Looking at our Old Testament
reading, we also hear nonsense from Isaiah if we do not have Easter Sunday.
Demanding that God wake up seems silly, especially since He already tells us
that He “slumbers not nor sleeps” in Psalm 121:4. However, it may make some
sense if the Seventh Day of rest is still in effect. If God is still resting
from creating all things, then maybe we must awaken God.
But if God awakens on His own from
the slumber of death and shows the entire world what He has done, then Isaiah
is not speaking of God sleeping, but God rising again from the dead, never to
die again. Then verse 11 of Isaiah 51 makes eternal sense, that the ransomed
will eternally be saved in the Resurrection. Everlasting joy, gladness, and
comfort can only come from the fact that death is no more, as Jesus showed us
by raising this daughter.
But this Resurrection Sunday does
not stop there. It comes directly to you to affect you, to change you, and to
gift you with the same everlasting peace. For because of Sunday, you have been
baptized into the Good Friday and Easter Sunday of God. Your baptism places you
in direct contact with this Sunday that Jesus creates and gives to you.

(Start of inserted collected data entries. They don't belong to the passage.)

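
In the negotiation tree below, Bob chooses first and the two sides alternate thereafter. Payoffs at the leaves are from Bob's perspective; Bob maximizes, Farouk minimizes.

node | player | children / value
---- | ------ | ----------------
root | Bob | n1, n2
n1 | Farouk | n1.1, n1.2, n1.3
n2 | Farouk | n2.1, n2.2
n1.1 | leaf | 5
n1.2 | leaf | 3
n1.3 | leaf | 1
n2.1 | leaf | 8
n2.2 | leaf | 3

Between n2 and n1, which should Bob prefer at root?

n2 (Farouk): min(8, 3) = 3
n1 (Farouk): min(5, 3, 1) = 1
Bob prefers the higher value; n2=3, n1=1. n2 is better since 3 > 1.

n2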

Not just the first day of the
week, not just the next day, but a brand new day that has never been seen on
earth before. The day where it is possible for the dead to come back to life.
Not a day of work or a day of rest, but a day of eternal blessedness that will
not have an end.
This is why this new-old day we
call Sunday is now the day of worship, because of all this. Hopefully now, if
anyone asks “why Sunday”, you may answer with confidence: “why not Sunday?”